At the same time, the Americana of the Hardy Boys is lily-white, and various racial stereotypes permeate the series’ earlier volumes. I noticed these more racist elements in the versions I read as a kid—even though my copies reflected the substantial changes made by the books’ packager starting in 1959, partly to address some of the more offensive language and story lines. Yet I still cherish the stories; it’s a thrill for me to revisit the books now, 60 years after their big makeover. Rereading the Hardy Boys series has been an opportunity to untangle my nostalgia around the sleuths, who inadvertently helped me understand my identity through a fictional world not exactly built with boys like me in mind.
Fittingly, the origin of the Hardy Boys franchise was veiled in its own kind of mystery for decades. In particular, there was never a Franklin W. Dixon. That’s the collective pseudonym of the stable of ghostwriters assembled by the publishing tycoon Edward Stratemeyer to crank out Hardy Boys books for his Stratemeyer Syndicate, as his book-packaging empire was called; he expected these writers not to divulge their real identities publicly. (The company also launched other popular children’s series, including Nancy Drew.)
Of the Dixon writers, the most influential is the first one, Leslie McFarlane, who wrote many of the series’ earlier volumes, beginning with the 1927 release and continuing into the ’40s. As the Ohio University journalism professor Marilyn S. Greenwald writes in her 2004 book, The Secret of the Hardy Boys: Leslie McFarlane and the Stratemeyer Syndicate, the indefatigable attachment that many people have to the books arises from McFarlane’s “mastery of narrative” and “the ability of the books to engage the senses, and the quirks that made the characters sympathetic and not wooden.”

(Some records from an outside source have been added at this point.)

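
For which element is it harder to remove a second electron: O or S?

O

The second ionization energy removes an electron from the +1 ion. For each element: O⁺ still has 5 valence electrons; S⁺ still has 5 valence electrons.
All are still removing valence electrons, so compare the +1 ions as you would atoms: IE_2 generally rises across a period (higher Z_eff) and falls down a group (larger shell), subject to the usual subshell exceptions.
Valence configurations: O⁺ [He]2s²2p³, S⁺ [Ne]3s²3p³.
The numbers (kJ/mol): O 3388, S 2252.
Overall IE_2 order: S < O.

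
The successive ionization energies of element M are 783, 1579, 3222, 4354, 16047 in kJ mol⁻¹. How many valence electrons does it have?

4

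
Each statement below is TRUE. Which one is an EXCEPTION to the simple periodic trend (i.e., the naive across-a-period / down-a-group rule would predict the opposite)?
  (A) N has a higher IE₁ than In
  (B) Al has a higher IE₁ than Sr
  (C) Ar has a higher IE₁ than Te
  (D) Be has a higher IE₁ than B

The general trend: IE₁ increases across a period and decreases down a group.
(A) N (period 2, group 15) vs In (period 5, group 13): the stated order agrees with the simple trend.
(B) Al (period 3, group 13) vs Sr (period 5, group 2): the stated order agrees with the simple trend.
(C) Ar (period 3, group 18) vs Te (period 5, group 16): the stated order agrees with the simple trend.
(D) Be (period 2, group 2) vs B (period 2, group 13): the stated order contradicts the simple trend.
The exception is (D): removing B's lone 2p electron is easier than breaking Be's filled 2s².

(D)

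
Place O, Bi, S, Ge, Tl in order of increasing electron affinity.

Tl < Bi < Ge < O < S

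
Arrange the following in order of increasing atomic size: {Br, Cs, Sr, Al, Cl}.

Al is in period 3, group 13; Cl is in period 3, group 17; Br is in period 4, group 17; Sr is in period 5, group 2; Cs is in period 6, group 1.
Atomic radius shrinks across a period as nuclear charge pulls the same shell inward, and grows down a group as new shells are added.
Neither a single period nor a single group — weigh both effects.
Br > Cl: Br sits below Cl in group 17, so the down-group effect alone puts Br larger.
Al > Br: period and group pull opposite ways; the across-period shift dominates (126 vs 114 pm).
Sr > Al: both effects reinforce here, so Sr is clearly the larger of the two.
Cs > Sr: relative to Sr, both the across-period and down-group shifts push Cs's atomic radius up.
Approximate values (pm): Al 126, Cl 99, Br 114, Sr 185, Cs 232.
So from smallest to largest: Cl < Br < Al < Sr < Cs.

Cl < Br < Al < Sr < Cs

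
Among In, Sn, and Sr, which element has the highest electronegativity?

Sr is in period 5, group 2; In is in period 5, group 13; Sn is in period 5, group 14.
Atoms toward the upper right of the periodic table pull bonding electrons most strongly.
All lie in period 5, so electronegativity increases left to right.
The highest electronegativity among these belongs to Sn.

Sn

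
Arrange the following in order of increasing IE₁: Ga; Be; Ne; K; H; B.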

Read: The mystery of the Hardy Boys and the invisible authors
That world-building is crucial. Take Frank and Joe’s friend, Chet Morton. One of the books’ most memorable characters, Chet has several distinguishing qualities: his skittishness, his where-does-it-all-go appetite, his playfulness, his sensitivity. These quirks—some of which American society tends to view as “effeminate”—offer up a more expansive vision of boyhood, one at odds with the traditional masculine ideal that prizes traits such as athleticism, unfeelingness, hard-nosed machismo, and, generally, being a man’s man (all to the detriment of boys as they grow up). “There was humor, there was friendship,” Greenwald told me in an interview, referring to the affable Chet. And in that way, she added, “there was a very minor subversive aspect to the books.” Think of it like this: While the franchise is named after the Hardys, it’s Chet who gives the books heart—and who gave my scrawny, closeted adolescent self a different boyishness to embrace. For instance, though I couldn’t put my finger on it when I was younger, there was always something delightfully transgressive about the fact that Chet’s car, depicted in the books as the “pride” of his life, is named The Queen. These days, I like to imagine that detail as a winking inside joke with the observant queer reader.